Propostas de atuação: abeirar-se e envolver todos. Para enxergar essa realidade, a Mensagem propõe seis pares de verbos: conhecer para compreender, aproximar- se para servir, para reconciliar-se é preciso escutar, para crescer é necessário partilhar, é preciso coenvolver para promover e colaborar para construir. Os três primeiros pares de verbos incidem sobre a vida das PDI. Têm como objetivo familiarizar-se com a história de vida de cada deslocado. Porém, familiarizar-se com a situação do migrante implica ação de todos, os três últimos pares de verbos versam sobre isso: a dimensão ‘envolvente’. Por isso, clamam pelo envolvimento dos próprios deslocados e a “cooperação internacional, a solidariedade global e o compromisso local”. Cada par de verbos é iluminado por um texto bíblico.


Abeirar-se. É preciso conhecer para compreender as histórias de vida. Dessa maneira, enfatiza o Papa, evitamos limitarmo-nos “à questão do seu número. Não se trata de números; trata-se de pessoas”. Apresenta-se o diálogo de Jesus com os discípulos que                 iam a caminho de Emaús como paradigma para o conhecimento e a compreensão do outro (Lc 10, 33-34). Para que isso ocorra, é necessário aproximar-se e posteriormente servir. Dois exemplos ilustram esta realidade: o samaritano, que ante um homem espancado e deixado meio morto, se enche de compaixão, se aproxima, cuida do ferido deitando vinho e azeite nas suas feridas e o leva a uma estalagem para posterior cuidado (Lc 10, 33-34). Por sua vez, num gesto de humilde serviço, Jesus põe-se de joelho a fim de lavar os pés dos discípulos (Jo 13, 1-15). Mas, abeirar-se, adverte o Papa, implica “estar dispostos a correr riscos, como muitos médicos e enfermeiros nos ensinaram nos últimos meses”. Ao mesmo tempo ajuda-nos a vencer os “receios e os preconceitos” que, com frequência, nos “mantêm afastados dos outros, para os servir com amor”. Graças a isso, consegue-se reconciliar-se e, para que a dita reconciliação tenha lugar, é preciso escutar. Deus escuta e responde às aflições da humanidade, enviando o seu próprio Filho (Jo 3, 16.17). O silêncio a que se assiste nesses meses, afirma o Papa, pode servir de “ocasião para ouvir o clamor dos mais vulneráveis, dos deslocados” e reconciliar-nos “com tantas pessoas descartadas, connosco, e com Deus”.

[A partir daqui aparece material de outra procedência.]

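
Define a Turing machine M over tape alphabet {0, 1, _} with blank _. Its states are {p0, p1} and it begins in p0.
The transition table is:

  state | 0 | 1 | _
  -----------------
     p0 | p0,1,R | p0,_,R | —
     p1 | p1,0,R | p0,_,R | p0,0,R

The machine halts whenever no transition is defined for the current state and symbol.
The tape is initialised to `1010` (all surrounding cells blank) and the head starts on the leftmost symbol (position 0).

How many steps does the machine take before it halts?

4

p0 | [1]010_   read 1 → write _, move R, go to p0
p0 | _[0]10_   read 0 → write 1, move R, go to p0
p0 | _1[1]0_   read 1 → write _, move R, go to p0
p0 | _1_[0]_   read 0 → write 1, move R, go to p0
p0 | _1_1[_]
M halts after 4 transitions.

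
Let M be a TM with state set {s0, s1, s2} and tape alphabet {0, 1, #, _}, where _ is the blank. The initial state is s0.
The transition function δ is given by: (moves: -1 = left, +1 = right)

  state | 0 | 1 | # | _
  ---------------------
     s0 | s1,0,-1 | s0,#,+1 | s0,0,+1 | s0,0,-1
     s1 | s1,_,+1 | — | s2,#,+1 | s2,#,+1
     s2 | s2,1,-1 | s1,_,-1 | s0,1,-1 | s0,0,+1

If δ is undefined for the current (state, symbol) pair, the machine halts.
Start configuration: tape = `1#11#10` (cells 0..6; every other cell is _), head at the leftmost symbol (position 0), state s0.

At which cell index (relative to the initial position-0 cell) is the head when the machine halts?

s0 | [1]#11#10____   read 1 → write #, move +1, go to s0
s0 | #[#]11#10____   read # → write 0, move +1, go to s0
s0 | #0[1]1#10____   read 1 → write #, move +1, go to s0
s0 | #0#[1]#10____   read 1 → write #, move +1, go to s0
s0 | #0##[#]10____   read # → write 0, move +1, go to s0
s0 | #0##0[1]0____   read 1 → write #, move +1, go to s0
s0 | #0##0#[0]____   read 0 → write 0, move -1, go to s1
s1 | #0##0[#]0____   read # → write #, move +1, go to s2
s2 | #0##0#[0]____   read 0 → write 1, move -1, go to s2
s2 | #0##0[#]1____   read # → write 1, move -1, go to s0
s0 | #0##[0]11____   read 0 → write 0, move -1, go to s1
s1 | #0#[#]011____   read # → write #, move +1, go to s2
s2 | #0##[0]11____   read 0 → write 1, move -1, go to s2
s2 | #0#[#]111____   read # → write 1, move -1, go to s0
s0 | #0[#]1111____   read # → write 0, move +1, go to s0
s0 | #00[1]111____   read 1 → write #, move +1, go to s0
s0 | #00#[1]11____   read 1 → write #, move +1, go to s0
s0 | #00##[1]1____   read 1 → write #, move +1, go to s0
s0 | #00###[1]____   read 1 → write #, move +1, go to s0
s0 | #00####[_]___   read _ → write 0, move -1, go to s0
s0 | #00###[#]0___   read # → write 0, move +1, go to s0
s0 | #00###0[0]___   read 0 → write 0, move -1, go to s1
s1 | #00###[0]0___   read 0 → write _, move +1, go to s1
s1 | #00###_[0]___   read 0 → write _, move +1, go to s1
s1 | #00###__[_]__   read _ → write #, move +1, go to s2
s2 | #00###__#[_]_   read _ → write 0, move +1, go to s0
s0 | #00###__#0[_]   read _ → write 0, move -1, go to s0
s0 | #00###__#[0]0   read 0 → write 0, move -1, go to s1
s1 | #00###__[#]00   read # → write #, move +1, go to s2
s2 | #00###__#[0]0   read 0 → write 1, move -1, go to s2
s2 | #00###__[#]10   read # → write 1, move -1, go to s0
s0 | #00###_[_]110   read _ → write 0, move -1, go to s0
s0 | #00###[_]0110   read _ → write 0, move -1, go to s0
s0 | #00##[#]00110   read # → write 0, move +1, go to s0
s0 | #00##0[0]0110   read 0 → write 0, move -1, go to s1
s1 | #00##[0]00110   read 0 → write _, move +1, go to s1
s1 | #00##_[0]0110   read 0 → write _, move +1, go to s1
s1 | #00##__[0]110   read 0 → write _, move +1, go to s1
s1 | #00##___[1]10
At halt the head is at cell 8.

8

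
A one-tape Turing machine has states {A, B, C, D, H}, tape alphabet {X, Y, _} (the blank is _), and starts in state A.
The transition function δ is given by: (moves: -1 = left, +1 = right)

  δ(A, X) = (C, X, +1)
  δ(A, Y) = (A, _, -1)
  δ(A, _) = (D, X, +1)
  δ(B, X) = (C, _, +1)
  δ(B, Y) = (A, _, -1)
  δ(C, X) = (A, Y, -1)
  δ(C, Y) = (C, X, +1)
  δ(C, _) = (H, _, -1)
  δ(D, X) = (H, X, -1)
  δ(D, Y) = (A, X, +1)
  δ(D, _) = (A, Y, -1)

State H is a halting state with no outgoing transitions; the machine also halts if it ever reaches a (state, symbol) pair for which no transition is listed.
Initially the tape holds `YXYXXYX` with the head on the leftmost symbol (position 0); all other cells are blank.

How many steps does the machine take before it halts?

20

state=A head=0 tape=_[Y]XYXXYX_   (A,Y)→(A,_,-1)
state=A head=-1 tape=[_]_XYXXYX_   (A,_)→(D,X,+1)
state=D head=0 tape=X[_]XYXXYX_   (D,_)→(A,Y,-1)
state=A head=-1 tape=[X]YXYXXYX_   (A,X)→(C,X,+1)
state=C head=0 tape=X[Y]XYXXYX_   (C,Y)→(C,X,+1)
state=C head=1 tape=XX[X]YXXYX_   (C,X)→(A,Y,-1)
state=A head=0 tape=X[X]YYXXYX_   (A,X)→(C,X,+1)
state=C head=1 tape=XX[Y]YXXYX_   (C,Y)→(C,X,+1)
state=C head=2 tape=XXX[Y]XXYX_   (C,Y)→(C,X,+1)
state=C head=3 tape=XXXX[X]XYX_   (C,X)→(A,Y,-1)
state=A head=2 tape=XXX[X]YXYX_   (A,X)→(C,X,+1)
state=C head=3 tape=XXXX[Y]XYX_   (C,Y)→(C,X,+1)
state=C head=4 tape=XXXXX[X]YX_   (C,X)→(A,Y,-1)
state=A head=3 tape=XXXX[X]YYX_   (A,X)→(C,X,+1)
state=C head=4 tape=XXXXX[Y]YX_   (C,Y)→(C,X,+1)
state=C head=5 tape=XXXXXX[Y]X_   (C,Y)→(C,X,+1)
state=C head=6 tape=XXXXXXX[X]_   (C,X)→(A,Y,-1)
state=A head=5 tape=XXXXXX[X]Y_   (A,X)→(C,X,+1)
state=C head=6 tape=XXXXXXX[Y]_   (C,Y)→(C,X,+1)
state=C head=7 tape=XXXXXXXX[_]   (C,_)→(H,_,-1)
state=H head=6 tape=XXXXXXX[X]_
M halts after 20 transitions.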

Envolver todos. A experiência da reconciliação leva-nos acrescerpor dentro e a partilhar bens, talentos e tempo. No entanto, isto implica coenvolverepromover, colaborar e construir. A partilha foi “um dos elementos basilares” da primeira comunidade cristã (At 4, 32). Por isso, cresceram juntos sem “deixar ninguém de fora”. Na realidade, nisto consiste promover e coenvolver: tornar as pessoas “protagonistas da sua promoção”. Ao fazer isso, sublinha o Papa, nascem “novas formas de hospitalidade, de fraternidade e de solidariedade”. Assim o fez Jesus com a mulher samaritana, ao “torná-la anunciadora da Boa Nova” (Jo 4, 1-30). O último par de verbos é a expressão máxima da dimensão ‘envolvente’, na medida em que incita ao compromisso de todos.

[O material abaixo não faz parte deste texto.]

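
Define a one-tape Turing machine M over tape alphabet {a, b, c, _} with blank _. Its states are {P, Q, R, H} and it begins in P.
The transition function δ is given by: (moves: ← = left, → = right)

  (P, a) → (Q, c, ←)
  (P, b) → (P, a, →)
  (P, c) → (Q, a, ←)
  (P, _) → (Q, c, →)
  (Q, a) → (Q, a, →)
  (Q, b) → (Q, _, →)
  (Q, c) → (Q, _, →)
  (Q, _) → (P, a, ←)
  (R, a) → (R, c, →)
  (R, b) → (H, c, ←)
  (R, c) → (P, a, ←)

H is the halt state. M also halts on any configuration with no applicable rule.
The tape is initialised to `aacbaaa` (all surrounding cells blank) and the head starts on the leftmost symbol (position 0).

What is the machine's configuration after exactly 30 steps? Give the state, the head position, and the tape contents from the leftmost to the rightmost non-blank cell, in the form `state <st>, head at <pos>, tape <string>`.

state=P head=0 tape=__[a]acbaaa___   (P,a)→(Q,c,←)
state=Q head=-1 tape=_[_]cacbaaa___   (Q,_)→(P,a,←)
state=P head=-2 tape=[_]acacbaaa___   (P,_)→(Q,c,→)
state=Q head=-1 tape=c[a]cacbaaa___   (Q,a)→(Q,a,→)
state=Q head=0 tape=ca[c]acbaaa___   (Q,c)→(Q,_,→)
state=Q head=1 tape=ca_[a]cbaaa___   (Q,a)→(Q,a,→)
state=Q head=2 tape=ca_a[c]baaa___   (Q,c)→(Q,_,→)
state=Q head=3 tape=ca_a_[b]aaa___   (Q,b)→(Q,_,→)
state=Q head=4 tape=ca_a__[a]aa___   (Q,a)→(Q,a,→)
state=Q head=5 tape=ca_a__a[a]a___   (Q,a)→(Q,a,→)
state=Q head=6 tape=ca_a__aa[a]___   (Q,a)→(Q,a,→)
state=Q head=7 tape=ca_a__aaa[_]__   (Q,_)→(P,a,←)
state=P head=6 tape=ca_a__aa[a]a__   (P,a)→(Q,c,←)
state=Q head=5 tape=ca_a__a[a]ca__   (Q,a)→(Q,a,→)
state=Q head=6 tape=ca_a__aa[c]a__   (Q,c)→(Q,_,→)
state=Q head=7 tape=ca_a__aa_[a]__   (Q,a)→(Q,a,→)
state=Q head=8 tape=ca_a__aa_a[_]_   (Q,_)→(P,a,←)
state=P head=7 tape=ca_a__aa_[a]a_   (P,a)→(Q,c,←)
state=Q head=6 tape=ca_a__aa[_]ca_   (Q,_)→(P,a,←)
state=P head=5 tape=ca_a__a[a]aca_   (P,a)→(Q,c,←)
state=Q head=4 tape=ca_a__[a]caca_   (Q,a)→(Q,a,→)
state=Q head=5 tape=ca_a__a[c]aca_   (Q,c)→(Q,_,→)
state=Q head=6 tape=ca_a__a_[a]ca_   (Q,a)→(Q,a,→)
state=Q head=7 tape=ca_a__a_a[c]a_   (Q,c)→(Q,_,→)
state=Q head=8 tape=ca_a__a_a_[a]_   (Q,a)→(Q,a,→)
state=Q head=9 tape=ca_a__a_a_a[_]   (Q,_)→(P,a,←)
state=P head=8 tape=ca_a__a_a_[a]a   (P,a)→(Q,c,←)
state=Q head=7 tape=ca_a__a_a[_]ca   (Q,_)→(P,a,←)
state=P head=6 tape=ca_a__a_[a]aca   (P,a)→(Q,c,←)
state=Q head=5 tape=ca_a__a[_]caca   (Q,_)→(P,a,←)
state=P head=4 tape=ca_a__[a]acaca
After 30 steps: state P, head at 4, tape ca_a__aacaca.

state P, head at 4, tape ca_a__aacaca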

De acordo com o Papa, a resposta ao drama das PDI implica colaborarpara melhor construir. Mas, adverte, “sem nos deixarmos tentar por invejas, discórdias e divisões”. Em seguida o Papa reitera que “este não é tempo para egoísmos”, mas sim para “a cooperação internacional, a solidariedade global e o compromisso local”. A advertência do Papa encontra eco em S. Paulo, que se dirige à comunidade de Corinto, a fim de evitar divisões (1Cor 1, 10). Este exemplo, finaliza o Papa, deve-nos servir para “não deixar ninguém de fora”.